The report called out several states for having particularly regressive funding schemes that disadvantaged poor and minority students. For example, in Illinois, the highest poverty school districts receive almost 20 percent less in state and local funding than the wealthiest districts. This is the largest within-state gap of any of the states included in the report. New York has the second most regressive funding scheme, with its poorest districts receiving nearly 10 percent less in funding than the wealthiest districts in the state. Ohio, Minnesota and South Dakota have the most progressive funding schemes, providing their highest poverty districts around 20 percent more in per-pupil funding than their wealthiest districts.
The report also hones in on states’ efforts at equitable funding – i.e., funding that takes into account that it often simply takes more resources to ensure that underprivileged poor students get an adequate education. Using a funding allocation model that accounted for the greater educational needs of low-income students, the researchers concluded that Illinois still has the largest within-state gap, and that it provides its highest poverty districts with about 28% less funding than its wealthy districts. Ohio, Minnesota and South Dakota again have the most progressive funding schemes after taking greater student needs into account, providing their districts serving students with the most educational needs between 7 and 12 percent more in per-pupil funding than their wealthiest districts.

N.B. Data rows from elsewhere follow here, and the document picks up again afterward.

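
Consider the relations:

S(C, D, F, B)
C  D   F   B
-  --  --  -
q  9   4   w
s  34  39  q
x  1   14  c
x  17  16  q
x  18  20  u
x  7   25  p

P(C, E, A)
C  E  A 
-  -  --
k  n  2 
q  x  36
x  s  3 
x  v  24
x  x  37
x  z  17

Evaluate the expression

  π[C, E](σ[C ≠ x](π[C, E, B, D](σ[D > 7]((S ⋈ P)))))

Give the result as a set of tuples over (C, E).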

By far, however, the most egregious funding gaps unearthed were race-based. Across the country, school districts serving the highest concentrations of Black, Latino and Native American students receive about $2,000, or 15% less, in funding than those districts that have the lowest concentrations of students of color. According to the authors, the race-based inequities they found were “more prevalent and more substantial” than the poverty-based funding inequities.